202112-144405
2021
HomeFirst/Elderplan
Medicaid
Central Nervous System/ Neuromuscular Disorder
Home Health Care
Medical necessity
Overturned
Case Summary
Diagnosis: Central Nervous System/Neuromuscular.
Treatment: Home Health Care.
The insurer denied Consumer Directed Personal Assistance Services. 7 days per week, 24 hours per day continuous care by more than one person.
The denial is overturned.
The patient is a female with past medical history of central pontine myelinolysis, type II neuropathy, bedbound status, coronary artery disease, diabetes mellitus type 2, bipolar disorder, hypertension, nephrolithiasis, hyperlipidemia, incontinence of stool, and incontinence of bladder who had been assigned Consumer Directed Personal Assistance Program (CDPAP) services 12 hours/day x 7 days/week to total 84 hours/week based on assessment tool performed assessing the patient at total assistance with tasks of meal preparation, ordinary housework, managing finances, stairs, shopping, transportation, equipment management, and locomotion while maximum assistance with tasks of managing medication, phone use, bathing, personal hygiene, dressing upper/lower body, toilet use, bed mobility, and eating. The tasks of walking and transfer toilet did not occur during assessment. The subject under review is the medical necessity for CDPAP services 7 days per week 24 hours a day continuous by more than one person.
The requested service is medically necessary for this patient.
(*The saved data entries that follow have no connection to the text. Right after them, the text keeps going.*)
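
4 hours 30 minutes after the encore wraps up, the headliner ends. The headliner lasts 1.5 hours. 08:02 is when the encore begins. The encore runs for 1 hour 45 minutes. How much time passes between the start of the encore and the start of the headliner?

The encore ends at 08:02 + 105 min = 09:47.
The headliner ends at 09:47 + 270 min = 14:17.
The headliner starts at 14:17 − 90 min = 12:47.
From 08:02 to 12:47 is 4 hours 45 minutes.

4 hours 45 minutes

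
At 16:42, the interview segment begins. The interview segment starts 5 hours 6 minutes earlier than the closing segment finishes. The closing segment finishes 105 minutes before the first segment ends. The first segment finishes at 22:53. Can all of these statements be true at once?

The closing segment ends at 22:53 − 105 min = 21:08.
The interview segment starts at 21:08 − 306 min = 16:02.
But the interview segment is also said to start at 16:42 — a 40-minute conflict.

No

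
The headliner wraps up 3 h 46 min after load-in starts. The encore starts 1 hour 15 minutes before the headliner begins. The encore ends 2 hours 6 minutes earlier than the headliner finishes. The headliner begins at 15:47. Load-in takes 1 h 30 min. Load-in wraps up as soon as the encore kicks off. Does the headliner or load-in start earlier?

load-in

The encore starts at 15:47 − 75 min = 14:32.
So load-in ends at 14:32.
Load-in starts at 14:32 − 90 min = 13:02.
The headliner starts at 15:47 and load-in starts at 13:02, so load-in is first.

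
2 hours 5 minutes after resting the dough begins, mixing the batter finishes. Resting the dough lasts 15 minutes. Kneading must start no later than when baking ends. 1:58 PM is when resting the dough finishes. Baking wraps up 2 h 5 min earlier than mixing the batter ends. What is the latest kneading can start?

1:43 PM

Resting the dough starts at 1:58 PM − 15 min = 1:43 PM.
Mixing the batter ends at 1:43 PM + 125 min = 3:48 PM.
Baking ends at 3:48 PM − 125 min = 1:43 PM.
Kneading is bounded by baking, so the latest it can start is 1:43 PM.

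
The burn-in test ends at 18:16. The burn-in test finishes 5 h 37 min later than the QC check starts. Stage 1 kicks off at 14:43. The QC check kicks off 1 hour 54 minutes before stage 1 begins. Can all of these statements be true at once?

No

The QC check starts at 14:43 − 114 min = 12:49.
The burn-in test ends at 12:49 + 337 min = 18:26.
But the burn-in test is also said to end at 18:16 — a 10-minute conflict.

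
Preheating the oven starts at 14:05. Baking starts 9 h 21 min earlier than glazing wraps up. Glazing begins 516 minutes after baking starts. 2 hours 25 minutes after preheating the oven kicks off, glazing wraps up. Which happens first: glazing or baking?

Glazing ends at 14:05 + 145 min = 16:30.
Baking starts at 16:30 − 561 min = 07:09.
Glazing starts at 07:09 + 516 min = 15:45.
Glazing starts at 15:45 and baking starts at 07:09, so baking is first.

baking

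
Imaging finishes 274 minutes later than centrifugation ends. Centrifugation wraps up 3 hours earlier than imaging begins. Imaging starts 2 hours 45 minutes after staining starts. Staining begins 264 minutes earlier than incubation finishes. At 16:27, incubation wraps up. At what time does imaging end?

16:22

Staining starts at 16:27 − 264 min = 12:03.
Imaging starts at 12:03 + 165 min = 14:48.
Centrifugation ends at 14:48 − 180 min = 11:48.
Imaging ends at 11:48 + 274 min = 16:22.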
The patient is noted to have a degenerative brain condition with documented decline in physical and mental functioning since hospitalization. The patient is noted to require assistance with all activities of daily living (ADLs)/Instrumental activities of daily living (IADLs). The patient has unpredictable and unscheduled care needs that span a continuum of time and the insurer has failed to document a plan to meet these unpredictable and unscheduled care needs especially in the overnight hours. There is documentation that the patient has skin breakdown with the necessity for turning and repositioning as well as changing soiled diapers every 2 to 3.5 hours. Patient's overnight care needs would not allow a CDPAP aide to obtain at least 5 hours of uninterrupted sleep. Furthermore, there is no definite documentation that the patient's new apartment would be able to accommodate a CDPAP aide, live-in. The patient's care needs cannot be met solely with medical supplies and adaptive equipment. The requested increase in CDPAP services is not solely for safety and supervision but to assist the patient with safe completion of ADLs and IADLs. Taking into account the clinical standards, all information provided regarding the patient, the attending physician's recommendations, and the applicable and generally accepted practice guidelines, CDPAP services 24 hours/day, 7 days/week, continuous by more than one person are medically necessary for this patient. Personal care services are medically necessary when assistance with nutritional and environmental support function is essential to the maintenance of the patient's health and safety in her own home.